はやみねかおるが「意地でも伝え続けたい」こと 作家の原点は生徒からの「おもしろくない」
――児童文学作家としての原点は子どもたちからの一言にあったんですね。
子どもからの「おもしろくない」という言葉は今でもよく覚えています。子どもは正直に言ってくれる。だからこそ、子どもに「おもしろい」と言わせたいんです。これが子ども向けの物語を書き続けている理由でもあります。
最初は「僕が学校へ行っているあいだ」という話を思いついて、子どもの反応を見ながらこの先どんな話に展開していこうか、毎日考えました。
教室で語った独自の物語
「みんなが学校に来ているあいだに町がどうなっているか不思議に思わない?」と聞くと「そうだね。どうなっているの?」と返ってきた。「そんなふうに思った、たけし君という子が主人公でね」という感じで話していくんです。

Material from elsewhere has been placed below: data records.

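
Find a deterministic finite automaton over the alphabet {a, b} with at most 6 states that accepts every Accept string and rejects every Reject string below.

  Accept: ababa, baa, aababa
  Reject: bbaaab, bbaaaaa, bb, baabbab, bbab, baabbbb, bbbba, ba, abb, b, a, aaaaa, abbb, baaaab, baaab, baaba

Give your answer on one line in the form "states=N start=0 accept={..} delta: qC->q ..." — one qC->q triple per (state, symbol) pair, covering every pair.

Grow the machine one transition at a time. Run the examples from 0; the earliest place one falls off (shortest prefix, ties alphabetical) gets sent to the lowest-numbered state that keeps every Accept/Reject pair distinguishable — a pair clashes when both reach the same state with identical unread suffix — and to a fresh state only if none does.
a: 0a undefined. 0a->0: ok.
b: 0b undefined. 0b->0: no, ababa/bbaaab meet in 0. Open state 1: 0b->1.
ba: 1a undefined. 1a->0: no, ababa/ba meet in 0. 1a->1: no, ababa/baaba meet in 1 with "ba" left. Open state 2: 1a->2.
bb: 1b undefined. 1b->0: ok.
baa: 2a undefined. 2a->0: no, baa/bbaaaaa meet in 0. 2a->1: no, baa/bbaaab meet in 1. 2a->2: no, ababa/baaba meet in 2 with "ba" left. Open state 3: 2a->3.
abab: 2b undefined. 2b->0: no, ababa/bbaaaaa meet in 0. 2b->1: no, ababa/ba meet in 2. 2b->2: ok.
baaa: 3a undefined. 3a->0: ok.
baab: 3b undefined. 3b->0: ok.
All examples now run through 4 states with every (state, symbol) defined. Accept strings end in {3}, Reject strings end in {0,1,2}; accept={3}.

states=4 start=0 accept={3} delta: 0a->0 0b->1 1a->2 1b->0 2a->3 2b->2 3a->0 3b->0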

「たけし君はみんなと同じように学校へ行くふりをして家を出て、その後、裏口から自分の部屋に戻った。するとピンポンと音がして、お母さんが玄関へ出た。たけし君は気になって、階段を下りてみたら……、真っ黒なおもちみたいな、ぐっとぐとで、ぬるぬるのやつが出てきた。『ぐとぬる』という名前にしておこうか」と言って、黒板に「ぐとぬる」の絵を描くんです。

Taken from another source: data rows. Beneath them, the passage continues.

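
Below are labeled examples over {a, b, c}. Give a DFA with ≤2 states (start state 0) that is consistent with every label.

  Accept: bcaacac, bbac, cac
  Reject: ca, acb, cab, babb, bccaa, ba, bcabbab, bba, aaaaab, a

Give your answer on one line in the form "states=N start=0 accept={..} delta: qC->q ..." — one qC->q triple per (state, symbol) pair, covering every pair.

Grow the machine one transition at a time. Run the examples from 0; the earliest place one falls off (shortest prefix, ties alphabetical) gets sent to the lowest-numbered state that keeps every Accept/Reject pair distinguishable — a pair clashes when both reach the same state with identical unread suffix — and to a fresh state only if none does.
a: 0a undefined. 0a->0: ok.
b: 0b undefined. 0b->0: ok.
c: 0c undefined. 0c->0: no, bcaacac/ca meet in 0. Open state 1: 0c->1.
ca: 1a undefined. 1a->0: ok.
acb: 1b undefined. 1b->0: ok.
bcc: 1c undefined. 1c->0: ok.
All examples now run through 2 states with every (state, symbol) defined. Accept strings end in {1}, Reject strings end in {0}; accept={1}.

states=2 start=0 accept={1} delta: 0a->0 0b->0 0c->1 1a->0 1b->0 1c->0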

「お母さんは何も不思議に思わずに、ふつうに話している。いったい町では何が起こっているんだろうな」と続けると、子どもたちに「ぐとぬる」がウケたので、バケモノが町にあふれていたらおもしろいんじゃないかと考えていく。
次の日に、「たけし君が町に出てみると、電信柱に足があった」と話して、黒板に足のついた電信柱の絵を描くんです。すると、子どもたちの頭のなかで電信柱が歩き出すんですよね。子どもの想像力というのは本当にすごい。「こっちへ行くほうがワクワクする」という子どもの感覚がなんとなくわかるようになった当時の体験は、今とても貴重な財産になっています。